Do you know CPR ? (catch and proper release )
Wild populations of brown trout reproduce in the Smith River but are not stocked. Practicing catch and release on the brown trout will increase this productivity of the fishery for everyone and eventually lead to consistently bigger fish and even trophy fish. Continuing to take or kill brown trout on the Smith will only continue the decline in the average size of the trout.
a "stockie" rainbow
In some trout streams, like the Smith River, Rainbow trout are stocked by the VDGIF as “put and take” fish. These hatchery fish rarely survive one full season so catching and removing these fish for food is an acceptable practice.
4 STEPS to help your Fish Survive
- If possible, don’t handle the fish. When you handle the fish you disturb the protective slime coating and the fish can develop a fungus which eventually causes death. Do not touch a fish with a dry hand. Leave fish in the water and reach down to release the hook from it’s mouth and allow it to swim away untouched. Small pliers or forceps help facilitate hook removal.

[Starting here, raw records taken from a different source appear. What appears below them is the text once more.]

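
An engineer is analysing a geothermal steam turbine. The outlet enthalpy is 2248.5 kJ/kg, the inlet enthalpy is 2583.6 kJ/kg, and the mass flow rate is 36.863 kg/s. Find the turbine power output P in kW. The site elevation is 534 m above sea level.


P = mdot * (h_in - h_out) / 1000
P = 36.863 * (2583.6 - 2248.5) / 1000
P = 12.35279 MW
Convert: 12.35279 MW * 1000.0 = 12353 kW
P = 12353 kW


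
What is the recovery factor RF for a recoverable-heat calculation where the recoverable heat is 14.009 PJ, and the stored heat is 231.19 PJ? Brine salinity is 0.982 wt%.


RF = Q_rec / Q_s
RF = 14.009 / 231.19
RF = 0.060595


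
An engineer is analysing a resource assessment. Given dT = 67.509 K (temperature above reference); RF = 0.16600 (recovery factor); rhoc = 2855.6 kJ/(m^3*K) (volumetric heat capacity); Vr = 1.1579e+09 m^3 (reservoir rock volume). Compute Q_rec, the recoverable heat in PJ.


Step 1: Q_s = Vr*rhoc*dT/1e12 = 1.1579e+09*2855.6*67.509/1e12 = 223.2185 PJ
Step 2: Q_rec = Q_s * RF = 223.2185 * 0.166 = 37.054 PJ
Q_rec = 37.054 PJ


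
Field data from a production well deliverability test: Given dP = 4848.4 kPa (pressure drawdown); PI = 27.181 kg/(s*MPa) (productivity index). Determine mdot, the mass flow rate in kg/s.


mdot = PI * dP / 1000
mdot = 27.181 * 4848.4 / 1000
mdot = 131.78 kg/s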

- Handle the fish gently. Turn the fish on its side in your hand near the water, where it will become immobile. Do not squeeze the fish, this will damage its delicate internal organs. After the fish is on its side, remove the hook and release the fish easily without a struggle.
- Do not put your fingers into the gills to hold the fish. The fish can survive if it begins to bleed slightly from the gills, but will not survive with major gill damage.
- Revive the fish completely before releasing it. The fish is exhausted from the fight and will not survive without water flowing across it’s gills. Hold the fish upright in the water, in a gentle flow can get its gills working and recover oxygen from the water. In still water hold the fish gently and glide it back and forth in the water so the water flows through the gills, providing oxygen to the fish.